Shipping News Artist Sets Sail in Life-Sized Paper Boat
He built it, a ship made of Tetrapak material, and dreamed of sailing it down the roaring Elbe. But it was a cruise not meant to be.
Frank Bölter mans the helm on his 9-meter Tetrapak "ship" as it cruises full-float-ahead around Lauenburg harbor.
German artist Frank Bölter, 37, made the 9-meter-long, 25-kilogram ship out of 175 square meters of Tetrapak, a material made of paper with a helping of polyethylene and a dash of aluminium and used to hold milk, juices and other liquids.
He used origami techniques to fold the waterproof material. "It's surprisingly stabile," Bölter told SPIEGEL ONLINE.

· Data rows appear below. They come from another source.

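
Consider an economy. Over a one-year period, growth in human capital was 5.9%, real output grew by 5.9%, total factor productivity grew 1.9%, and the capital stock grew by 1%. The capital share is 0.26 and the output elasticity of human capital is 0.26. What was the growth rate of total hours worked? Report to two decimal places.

Labor's share = 1 − 0.26 − 0.26 = 0.48.
gY = gA + 0.26×1 + 0.26×5.9 + 0.48×g.
0.48×g = 5.9 − 1.9 − 1.794 = 2.206.
g = 2.206 / 0.48 = 4.5958%.

Total hours worked growth was 4.60%.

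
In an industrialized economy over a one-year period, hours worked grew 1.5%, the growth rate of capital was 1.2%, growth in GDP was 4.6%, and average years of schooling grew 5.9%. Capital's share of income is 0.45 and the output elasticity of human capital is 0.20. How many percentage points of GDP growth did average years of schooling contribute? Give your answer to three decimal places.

1.180 pp

Contribution = share × growth = 0.2 × 5.9 = 1.18 pp.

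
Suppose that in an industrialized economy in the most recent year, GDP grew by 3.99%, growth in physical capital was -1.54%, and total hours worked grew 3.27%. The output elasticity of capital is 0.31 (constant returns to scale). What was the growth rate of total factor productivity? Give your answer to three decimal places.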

His original plan was to float his unpowered, sail-less vessel downstream along the Elbe from Lauenburg, a town some 50 kilometers upstream from Hamburg, coast past Hamburg's bustling harbor, and cruise to a stop in Brunsbüttel, a town near where the Elbe opens its jaws into the North Sea. It was to be, in his words, his "to the end of the world tour" and "a poetic act of cruising."
Halt camera. Enter stage left officials from the Lauenburg Water and Shipping Office. Apparently Bölter failed to inform them of his planned escapade and he forgot about a little thing called a permit. To do what he wanted to do, he would have had to fork over thousands of euros for documents testifying to his vessel's seaworthiness and ability to carry a load.
Mr. Bölter chose not to swallow the expenses. Instead, he opted for a leisurely cruise round Lauenburg harbor on Thursday evening.